No state assessments at this grade
Students take their next one in Grade 4.
National Monitoring

NAEP (National Assessment of Educational Progress)

Federally administered sample-based assessment in reading, mathematics, science, and writing. NAEP results inform state-by-state comparisons rather than individual student or school accountability.

When given:
biennial in winter
Frequency:
every two years
Official source
Common Questions
  • What does social studies actually look like this year?

    Students learn about their community, simple maps, basic rules and fairness, money choices, and stories from the past. They ask questions, look at pictures and short readings, and share what they learned by talking, drawing, or writing a sentence or two.

  • How can I help with social studies at home?

    Talk about your neighborhood on short walks or drives. Point out street signs, stores, and helpers like firefighters or librarians. Ask what students notice and why a place might look the way it does. Five minutes of real conversation goes a long way.

  • What should students know about maps by the end of the year?

    Students should read a simple map, find a key, and tell the difference between land and water. They should be able to point to Maine on a map of the country and describe where home is in relation to nearby places.

  • How do I sequence the year across so many topics?

    Start with self and community, then move outward to Maine, the country, and the wider world. Weave in map skills and history stories all year rather than saving them for one unit. Civics ideas like rules and fairness fit naturally into daily classroom routines.

  • How should Wabanaki history and perspectives show up in lessons?

    Bring in Wabanaki voices when teaching about Maine's land, history, and governance, not only during a single unit. Use books and resources made by Wabanaki authors when possible. Treat Wabanaki nations as present-day communities, not only part of the past.

  • What does money and economics look like at this age?

    Students learn that people make choices because they cannot have everything. They notice the difference between wants and needs, and they start to understand saving and spending. At home, talking through small choices at the store helps a lot.

  • Which skills usually need the most reteaching?

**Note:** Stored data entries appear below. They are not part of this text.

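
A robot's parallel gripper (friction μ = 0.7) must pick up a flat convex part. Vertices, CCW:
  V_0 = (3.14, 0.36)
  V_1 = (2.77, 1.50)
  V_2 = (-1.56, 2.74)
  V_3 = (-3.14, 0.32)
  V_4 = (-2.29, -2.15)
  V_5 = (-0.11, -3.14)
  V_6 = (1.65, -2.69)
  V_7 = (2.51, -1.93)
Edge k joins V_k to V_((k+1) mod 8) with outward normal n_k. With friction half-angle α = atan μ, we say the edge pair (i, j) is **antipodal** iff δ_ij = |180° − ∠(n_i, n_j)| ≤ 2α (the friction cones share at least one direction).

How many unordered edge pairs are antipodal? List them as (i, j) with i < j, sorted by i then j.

α = atan 0.7 = 34.99°;  2α = 69.98°
n_0 = (+0.9512, +0.3087)
n_1 = (+0.2753, +0.9614)
n_2 = (-0.8373, +0.5467)
n_3 = (-0.9456, -0.3254)
n_4 = (-0.4135, -0.9105)
n_5 = (+0.2477, -0.9688)
n_6 = (+0.6622, -0.7493)
n_7 = (+0.9642, -0.2653)
  (0,1): δ = 123.96°  ·
  (0,2): δ = 51.12°  ✓
  (0,3): δ = 1.01°  ✓
  (0,4): δ = 47.59°  ✓
  (0,5): δ = 86.36°  ·
  (0,6): δ = 113.49°  ·
  (0,7): δ = 146.64°  ·
  (1,2): δ = 107.16°  ·
  (1,3): δ = 55.03°  ✓
  (1,4): δ = 8.44°  ✓
  (1,5): δ = 30.32°  ✓
  (1,6): δ = 57.45°  ✓
  (1,7): δ = 90.60°  ·
  (2,3): δ = 127.87°  ·
  (2,4): δ = 81.28°  ·
  (2,5): δ = 42.52°  ✓
  (2,6): δ = 15.39°  ✓
  (2,7): δ = 17.76°  ✓
  (3,4): δ = 133.41°  ·
  (3,5): δ = 94.65°  ·
  (3,6): δ = 67.52°  ✓
  (3,7): δ = 34.37°  ✓
  (4,5): δ = 141.23°  ·
  (4,6): δ = 114.11°  ·
  (4,7): δ = 80.96°  ·
  (5,6): δ = 152.87°  ·
  (5,7): δ = 119.72°  ·
  (6,7): δ = 146.85°  ·
antipodal pairs: 12

count = 12; pairs: (0,2), (0,3), (0,4), (1,3), (1,4), (1,5), (1,6), (2,5), (2,6), (2,7), (3,6), (3,7)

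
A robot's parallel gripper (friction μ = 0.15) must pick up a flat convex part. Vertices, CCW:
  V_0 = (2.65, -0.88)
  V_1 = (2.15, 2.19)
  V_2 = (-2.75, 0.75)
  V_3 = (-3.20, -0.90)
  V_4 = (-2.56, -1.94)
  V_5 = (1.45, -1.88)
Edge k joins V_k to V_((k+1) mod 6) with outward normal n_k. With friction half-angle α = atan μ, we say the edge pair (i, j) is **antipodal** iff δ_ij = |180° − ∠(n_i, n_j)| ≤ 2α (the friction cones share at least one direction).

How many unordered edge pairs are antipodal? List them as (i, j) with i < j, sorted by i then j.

count = 1; pairs: (1,4)

α = atan 0.15 = 8.53°;  2α = 17.06°
n_0 = (+0.9870, +0.1607)
n_1 = (-0.2820, +0.9594)
n_2 = (-0.9648, +0.2631)
n_3 = (-0.8517, -0.5241)
n_4 = (+0.0150, -0.9999)
n_5 = (+0.6402, -0.7682)
  (0,1): δ = 82.87°  ·
  (0,2): δ = 24.51°  ·
  (0,3): δ = 22.36°  ·
  (0,4): δ = 81.61°  ·
  (0,5): δ = 120.56°  ·
  (1,2): δ = 121.63°  ·
  (1,3): δ = 74.77°  ·
  (1,4): δ = 15.52°  ✓
  (1,5): δ = 23.43°  ·
  (2,3): δ = 133.14°  ·
  (2,4): δ = 73.89°  ·
  (2,5): δ = 34.94°  ·
  (3,4): δ = 120.75°  ·
  (3,5): δ = 81.80°  ·
  (4,5): δ = 141.05°  ·
antipodal pairs: 1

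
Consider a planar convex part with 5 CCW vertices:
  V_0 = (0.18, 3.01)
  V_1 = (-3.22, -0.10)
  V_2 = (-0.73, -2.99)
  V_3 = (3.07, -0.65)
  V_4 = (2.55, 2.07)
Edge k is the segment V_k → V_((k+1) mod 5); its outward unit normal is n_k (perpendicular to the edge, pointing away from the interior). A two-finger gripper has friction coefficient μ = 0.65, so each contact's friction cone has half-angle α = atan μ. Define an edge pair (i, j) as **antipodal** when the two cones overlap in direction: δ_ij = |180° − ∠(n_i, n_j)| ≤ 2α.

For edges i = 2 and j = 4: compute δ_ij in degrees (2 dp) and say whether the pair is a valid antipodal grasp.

δ = 53.26°, valid

α = atan 0.65 = 33.02°;  2α = 66.05°
edge 2: e_2 = (+3.80, +2.34);  n_2 = (+0.5243, -0.8515)
edge 4: e_4 = (-2.37, +0.94);  n_4 = (+0.3687, +0.9296)
∠(n_2, n_4) = 126.74°
δ = |180° − 126.74°| = 53.26°
53.26° ≤ 2α = 66.05°  →  valid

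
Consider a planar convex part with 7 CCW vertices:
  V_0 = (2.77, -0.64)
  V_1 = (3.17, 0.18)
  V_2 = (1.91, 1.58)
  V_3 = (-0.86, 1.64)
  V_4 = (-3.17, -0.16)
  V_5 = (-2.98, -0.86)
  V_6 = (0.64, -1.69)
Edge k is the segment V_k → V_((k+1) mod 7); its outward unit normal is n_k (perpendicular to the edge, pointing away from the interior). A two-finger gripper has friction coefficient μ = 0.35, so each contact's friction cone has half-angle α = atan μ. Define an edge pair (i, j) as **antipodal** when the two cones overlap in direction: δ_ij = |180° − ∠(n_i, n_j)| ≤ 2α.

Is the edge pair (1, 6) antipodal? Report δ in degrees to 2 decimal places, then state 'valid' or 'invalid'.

δ = 74.25°, invalid

α = atan 0.35 = 19.29°;  2α = 38.58°
edge 1: e_1 = (-1.26, +1.40);  n_1 = (+0.7433, +0.6690)
edge 6: e_6 = (+2.13, +1.05);  n_6 = (+0.4422, -0.8969)
∠(n_1, n_6) = 105.75°
δ = |180° − 105.75°| = 74.25°
74.25° > 2α = 38.58°  →  invalid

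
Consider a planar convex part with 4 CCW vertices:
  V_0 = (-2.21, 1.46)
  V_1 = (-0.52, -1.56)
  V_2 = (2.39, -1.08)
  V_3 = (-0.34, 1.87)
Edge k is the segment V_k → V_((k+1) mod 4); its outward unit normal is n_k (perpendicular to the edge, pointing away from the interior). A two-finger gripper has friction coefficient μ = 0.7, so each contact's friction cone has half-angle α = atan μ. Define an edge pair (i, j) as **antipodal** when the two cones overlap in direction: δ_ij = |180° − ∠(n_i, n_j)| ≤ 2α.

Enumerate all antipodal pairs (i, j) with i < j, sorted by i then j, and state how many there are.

count = 3; pairs: (0,2), (1,2), (1,3)

α = atan 0.7 = 34.99°;  2α = 69.98°
n_0 = (-0.8727, -0.4883)
n_1 = (+0.1627, -0.9867)
n_2 = (+0.7339, +0.6792)
n_3 = (-0.2142, +0.9768)
  (0,1): δ = 109.86°  ·
  (0,2): δ = 13.55°  ✓
  (0,3): δ = 73.14°  ·
  (1,2): δ = 56.58°  ✓
  (1,3): δ = 3.00°  ✓
  (2,3): δ = 120.42°  ·
antipodal pairs: 3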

    Reading a map key and using direction words like north and south often need extra practice. Asking a real question instead of stating a fact is also hard at this age. Short, repeated practice across the year works better than one long unit.

  • What if my child says social studies is boring?

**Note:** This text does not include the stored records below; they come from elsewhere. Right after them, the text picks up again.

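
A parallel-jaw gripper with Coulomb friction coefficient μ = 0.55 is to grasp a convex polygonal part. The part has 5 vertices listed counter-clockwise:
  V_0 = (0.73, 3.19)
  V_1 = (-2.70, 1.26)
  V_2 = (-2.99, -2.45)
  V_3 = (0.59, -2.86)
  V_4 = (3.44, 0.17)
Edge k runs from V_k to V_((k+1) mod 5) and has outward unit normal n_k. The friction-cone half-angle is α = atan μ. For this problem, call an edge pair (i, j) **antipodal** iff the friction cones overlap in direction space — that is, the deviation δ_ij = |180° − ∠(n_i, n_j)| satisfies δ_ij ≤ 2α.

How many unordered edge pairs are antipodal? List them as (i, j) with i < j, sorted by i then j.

α = atan 0.55 = 28.81°;  2α = 57.62°
n_0 = (-0.4904, +0.8715)
n_1 = (-0.9970, +0.0779)
n_2 = (-0.1138, -0.9935)
n_3 = (+0.7284, -0.6851)
n_4 = (+0.7443, +0.6679)
  (0,1): δ = 123.84°  ·
  (0,2): δ = 35.90°  ✓
  (0,3): δ = 17.39°  ✓
  (0,4): δ = 102.54°  ·
  (1,2): δ = 92.06°  ·
  (1,3): δ = 38.78°  ✓
  (1,4): δ = 46.37°  ✓
  (2,3): δ = 126.71°  ·
  (2,4): δ = 41.56°  ✓
  (3,4): δ = 94.85°  ·
antipodal pairs: 5

count = 5; pairs: (0,2), (0,3), (1,3), (1,4), (2,4)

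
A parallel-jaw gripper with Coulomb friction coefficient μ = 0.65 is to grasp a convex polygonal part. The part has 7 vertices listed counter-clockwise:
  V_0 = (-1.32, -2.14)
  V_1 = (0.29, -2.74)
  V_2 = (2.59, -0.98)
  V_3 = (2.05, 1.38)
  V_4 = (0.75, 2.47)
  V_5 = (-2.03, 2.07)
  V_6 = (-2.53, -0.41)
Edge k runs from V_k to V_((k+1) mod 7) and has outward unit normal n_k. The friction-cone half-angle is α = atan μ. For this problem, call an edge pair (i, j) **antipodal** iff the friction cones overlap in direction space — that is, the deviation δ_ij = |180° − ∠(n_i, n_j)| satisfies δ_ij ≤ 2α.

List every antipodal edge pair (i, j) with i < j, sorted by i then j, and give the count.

α = atan 0.65 = 33.02°;  2α = 66.05°
n_0 = (-0.3492, -0.9370)
n_1 = (+0.6077, -0.7942)
n_2 = (+0.9748, +0.2230)
n_3 = (+0.6425, +0.7663)
n_4 = (-0.1424, +0.9898)
n_5 = (-0.9803, +0.1976)
n_6 = (-0.8195, -0.5731)
  (0,1): δ = 122.14°  ·
  (0,2): δ = 56.67°  ✓
  (0,3): δ = 19.54°  ✓
  (0,4): δ = 28.63°  ✓
  (0,5): δ = 99.04°  ·
  (0,6): δ = 145.41°  ·
  (1,2): δ = 114.54°  ·
  (1,3): δ = 77.40°  ·
  (1,4): δ = 29.24°  ✓
  (1,5): δ = 41.18°  ✓
  (1,6): δ = 87.55°  ·
  (2,3): δ = 142.87°  ·
  (2,4): δ = 94.70°  ·
  (2,5): δ = 24.29°  ✓
  (2,6): δ = 22.08°  ✓
  (3,4): δ = 131.83°  ·
  (3,5): δ = 61.42°  ✓
  (3,6): δ = 15.05°  ✓
  (4,5): δ = 109.59°  ·
  (4,6): δ = 63.22°  ✓
  (5,6): δ = 133.63°  ·
antipodal pairs: 10

count = 10; pairs: (0,2), (0,3), (0,4), (1,4), (1,5), (2,5), (2,6), (3,5), (3,6), (4,6)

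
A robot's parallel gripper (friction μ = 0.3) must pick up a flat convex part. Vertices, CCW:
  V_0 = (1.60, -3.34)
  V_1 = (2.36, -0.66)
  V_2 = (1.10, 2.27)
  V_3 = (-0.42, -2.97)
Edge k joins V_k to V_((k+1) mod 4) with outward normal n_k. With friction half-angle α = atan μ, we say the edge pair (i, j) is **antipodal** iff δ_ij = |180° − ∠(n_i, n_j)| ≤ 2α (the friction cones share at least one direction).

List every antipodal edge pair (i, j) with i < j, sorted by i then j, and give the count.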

    Tie it to something they already care about. Look at old family photos, visit a local cemetery or historical marker, or read a picture book about Maine. Curiosity grows fastest when the topic feels close to home.

  • How do I know students are ready for next year?

    By spring, students should ask thoughtful questions about places and past events, use a simple map, and explain why rules matter. They should also share what they learned in a few clear sentences and back it up with something they saw or read.